Some immigrants who lose coverage may be able to access Pennsylvania’s limited state-funded Medicaid program, but that program has very low income and resource limits. For more information on state-funded Medicaid in Pennsylvania, click here.
Failure to Extend Enhanced Premium Tax Credits
The new law fails to extend the enhanced premium tax credits (EPTCs) that have been in effect since 2021, setting the stage for widespread coverage losses when these enhanced subsidies expire at the end of 2025. This will result in people ending their Pennie coverage and declining to enroll because they will no longer be able to afford the coverage.

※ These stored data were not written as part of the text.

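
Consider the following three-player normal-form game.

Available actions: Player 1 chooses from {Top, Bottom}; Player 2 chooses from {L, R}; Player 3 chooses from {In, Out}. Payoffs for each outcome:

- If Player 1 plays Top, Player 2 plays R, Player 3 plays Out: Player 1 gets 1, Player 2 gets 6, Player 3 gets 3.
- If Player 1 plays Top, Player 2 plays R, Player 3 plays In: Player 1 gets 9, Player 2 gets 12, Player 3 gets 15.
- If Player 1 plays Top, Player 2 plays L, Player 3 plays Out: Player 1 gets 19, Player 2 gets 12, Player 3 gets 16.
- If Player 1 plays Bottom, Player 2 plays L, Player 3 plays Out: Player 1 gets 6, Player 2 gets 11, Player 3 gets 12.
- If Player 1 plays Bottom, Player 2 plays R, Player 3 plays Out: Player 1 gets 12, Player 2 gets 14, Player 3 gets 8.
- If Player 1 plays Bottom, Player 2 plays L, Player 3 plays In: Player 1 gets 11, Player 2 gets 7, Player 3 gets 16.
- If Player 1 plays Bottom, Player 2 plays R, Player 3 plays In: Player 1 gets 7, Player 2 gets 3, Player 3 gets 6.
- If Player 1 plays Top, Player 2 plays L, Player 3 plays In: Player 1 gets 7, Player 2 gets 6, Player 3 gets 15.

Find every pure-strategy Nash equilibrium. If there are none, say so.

(Top, L, Out), (Top, R, In), (Bottom, L, In), (Bottom, R, Out)

For each player, find the best response to each opponent profile; mutual best responses are the pure NE.
Player 1 against (L, In): payoffs 7, 11 → best response Bottom.
Player 1 against (L, Out): payoffs 19, 6 → best response Top.
Player 1 against (R, In): payoffs 9, 7 → best response Top.
Player 1 against (R, Out): payoffs 1, 12 → best response Bottom.
Player 2 against (Top, In): payoffs 6, 12 → best response R.
Player 2 against (Top, Out): payoffs 12, 6 → best response L.
Player 2 against (Bottom, In): payoffs 7, 3 → best response L.
Player 2 against (Bottom, Out): payoffs 11, 14 → best response R.
Player 3 against (Top, L): payoffs 15, 16 → best response Out.
Player 3 against (Top, R): payoffs 15, 3 → best response In.
Player 3 against (Bottom, L): payoffs 16, 12 → best response In.
Player 3 against (Bottom, R): payoffs 6, 8 → best response Out.
Mutual best responses: (Top, L, Out); (Top, R, In); (Bottom, L, In); (Bottom, R, Out).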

The EPTCs significantly increased the amount of financial assistance available to help people afford their premiums and expanded eligibility to include middle-income individuals who previously earned too much to qualify for help. For many Pennsylvanians, these enhanced subsidies have been the difference between having health insurance and going without coverage. In Pennsylvania, two-thirds of current Pennie enrollees have only ever had Pennie coverage with EPTCs—meaning they've never had to pay the higher premium costs that will return in 2026. Pennie estimates that customers will face an average monthly premium increase of 81% if these enhanced credits expire.
This dramatic cost increase will likely trigger many coverage losses. Many people, particularly younger and healthier individuals, will choose to drop their insurance rather than pay significantly higher premiums. Meanwhile, those with greater healthcare needs will be more likely to maintain their coverage despite the cost. This pattern creates a vicious cycle where insurers raise premiums even higher to cover the costs of serving a population with greater health needs, potentially making coverage unaffordable for even more people.